SC-17-727 Public Key Infrastructure Certificates
Public Key Infrastructure Certificates
All public key certificates used by or with Agency-owned or operated systems must be issued by an authorized certificate authority (CA). Self-signed or automated self-generated certificates, including those generated by portable document format creators/readers for the purposes of digitally signing electronic documents, are not authorized for use (EXCEPTION: Development and testing systems may use vendor self-generated certificates during initial configuration of the system. A certificate issued by an authorized CA must be installed prior to entering the operations and maintenance phase of the system lifecycle).
Any public key certificates issued after October 1, 2015, must be signed using an SHA2 family hashing function unless technically unfeasible (in which case a control exception must be submitted and approved with a remediation date no later than September 30, 2016).

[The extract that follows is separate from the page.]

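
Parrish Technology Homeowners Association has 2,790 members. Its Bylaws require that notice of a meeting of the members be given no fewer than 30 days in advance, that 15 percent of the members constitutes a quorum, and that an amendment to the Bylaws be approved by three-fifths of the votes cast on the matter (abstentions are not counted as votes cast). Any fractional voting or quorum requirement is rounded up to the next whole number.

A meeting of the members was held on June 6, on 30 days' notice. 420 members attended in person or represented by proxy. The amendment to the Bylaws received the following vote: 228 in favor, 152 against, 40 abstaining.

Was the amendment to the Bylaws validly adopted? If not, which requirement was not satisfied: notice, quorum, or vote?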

At the time of this writing, the CAs authorized to issue public key certificates for Agency systems are:
- InCommon Certificate Service – The Comodo Group, on behalf of the InCommon Federation, issues client, server and code signing certificates to institutions of higher education, including the Agency. Certificates issued by InCommon are the only certificates authorized for use as individual digital identity signatures (such as those used for signing documents with Adobe Acrobat or emails with S/MIME) or authenticating Agency-owned or operated servers with hostnames in the tamu.edu domain.
- Internet Security Research Group (aka Let’s Encrypt) – The Internet Security Research Group issues server certificates under the “Let’s Encrypt” campaign to websites as part of their mission to to reduce financial, technological, and education barriers to secure communication over the Internet. Let’s Encrypt certificates are authorized for use to authenticate Agency-owned or operated servers with hostnames in any commercially available top level domain (e.g., .com, .org, and .net).
- Texas A&M Transportation Institute Private Root CA – The Texas A&M Transportation Institute Private Root CA issues server certificates to Agency-owned or operated systems for internal authentication and system-to-system communication only. These certificates are not signed by a publicly trusted CA and trust must be established on a per-client basis. These certificates may not be used on public facing information systems. The root CA certificate is published in the Network & Information Systems knowledgebase for reference.
All Agency-owned or operated systems must be capable of establishing a trust chain with the certificate authorities identified above. For TTI domain-joined systems, this is accomplished automatically via group policy. For other systems, information resource owners or custodians may be required to manually install root CA certificates. Owners and custodians are responsible for ensuring any certificates installed on an information system under their control establish a successful trust chain up to an authorized CA.